The legislator’s purpose with the DMA is obvious. But what will exactly the DMA prescribe and how will it enforce compliance? First and foremost, it will prohibit the current practice of gatekeepers requiring exclusivity from traders registered with them. Platforms will be obliged to disclose the generated data not only to end-users, but to business users as well. This is very important, because the exclusive access to data was the factor that led to the enormous competitive advantage of Big Tech, and made way for them to gain more power than countries, in some cases. The DMA also contemplates to create fairer circumstances regarding platform advertising. It bans platform operators from presenting the advertisements of business clients in smaller or otherwise less visible form compared to their own advertisements. In addition to the above, the DMA will also introduce plenty of other rules to promote transparency and equal digital market access to traders.

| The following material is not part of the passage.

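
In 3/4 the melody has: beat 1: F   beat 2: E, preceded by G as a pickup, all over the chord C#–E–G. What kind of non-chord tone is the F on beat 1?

The harmony at that moment is C# diminished triad (C#, E, G); F is not a chord tone.
It is approached by step down from G and left by step down to E.
Step in, step out in the same direction — a passing tone.

Passing tone.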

But what kind of sanction tools will the European Commission have in order to enforce the desired compliance? For regular breach of obligations, so-called corrective measures, severe fines, and periodic penalty payment may be imposed. The initial proposal for fines was a maximum of 10% of the total global annual turnover, but this is being revised due to the initiation of the European Parliament, and there is a possibility that the maximum fine will climb up to 20%. As the hardest correction sanction, the compulsory selling of the enterprise may also be imposed under the DMA.
Brave new future?
The envisaged sanctions seem to be very serious, but the actual enforcement of compliant behaviour will not be easy. There had been countless unsuccessful attempts to regulate Big Tech. The main problem is that even the most detailed regulations are very hard to be enforced in the digital sphere, where value lies in the mass of data. By taking a brief look at GDPR, we can neither be optimist concerning DMA. For the time being, it is not yet even clear how the European Commission would sufficiently enforce the selling or breaking up of a company that is based outside the EU. Regardless of the upcoming entry into force of the DMA, there are currently more questions than answers about its actual implementation.
Nevertheless, the draft text was recently approved by the European Parliament, taking another big step towards regulating Big Tech companies, at least at the level of intention. It is expected that the DMA will be published later this year, but it will still require the approval of the European Council and therefore the Member States. The current French presidency is reportedly determined to make the DMA a binding law as soon as possible. The difficult part of the process, however, comes now as the draft still has to be finalised along national interests, and the representatives of the member states will certainly have their own word in the process.